As for speed of the motor i want to control with a simple 10k pot. At laboratory, there are controllogix l63, powerflex that i need...









And, there is stratix 8000, it communicates plc with powerflex 70 drive.










So, i want to vary +- 10 V with pot:










when i looked to powerflex sheet, connection seems like this:









but there is another configuration as:









So, i want to use PLC analog input, analog output modules, and connect the wire coming from the middle of the pot to an analog input module, and communicate with powerflex to turn on motor by ethernet communication....
I need to use 2 wires for the pot's other two ends, which pins of module can i use?

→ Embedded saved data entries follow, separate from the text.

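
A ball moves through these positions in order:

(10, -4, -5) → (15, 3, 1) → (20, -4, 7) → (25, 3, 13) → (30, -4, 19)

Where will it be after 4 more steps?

(50, -4, 43)

The first coordinate changes by +5 each step, so at step 8 it is 10 + 8·(5) = 50.
The second coordinate repeats the cycle [-4, 3] with period 2; step 8 mod 2 = 0, giving -4.
The third coordinate changes by +6 each step, so at step 8 it is -5 + 8·(6) = 43.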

And, how will be my total configuration of wiring?

my motor specifications is as below:









Can anyone tell me the things that i need to do for this simple step? especially the forum users who used powerflex 70 before?

And, a mov add-on instruction is enough for main program code? and which controller tags should i use now?

I hope i could express my matter. Thanks.


----------



## JRaef (Mar 23, 2009)

What is the PLC in this? If it is a CompactLogix or ControlLogix, you can make it control the drive speed directly via the Ethernet connection, no need to use the analog output of the PLC to connect to the analog input of the drive.

Oh sorry, just saw it is an L63 PLC. So you will just wire your pot to the PLC analog input, then in your Logix program, you can pump that value directly into the internal drive memory location that correonds to the Speed Command, and tell the drive that the speed command is via the comm card.


----------



## babe (Feb 20, 2014)

JRaef said:


> What is the PLC in this? If it is a CompactLogix or ControlLogix, you can make it control the drive speed directly via the Ethernet connection, no need to use the analog output of the PLC to connect to the analog input of the drive.
> 
> Oh sorry, just saw it is an L63 PLC. So you will just wire your pot to the PLC analog input, then in your Logix program, you can pump that value directly into the internal drive memory location that correonds to the Speed Command, and tell the drive that the speed command is via the comm card.


yeah, l63 controllogix.... thank you for reply.... sure, i need to use analog input... i can connect the cable at the middle to analog input.... and other ends to supply voltage from plc.... when i tell the drive "speed command is via the comm card" will the speed of motor change when i varied pot? 

And anyone knows that speed command select number for powerflex 70 ac drive? Will i pump that value within add-on instruction 'mov' ?


----------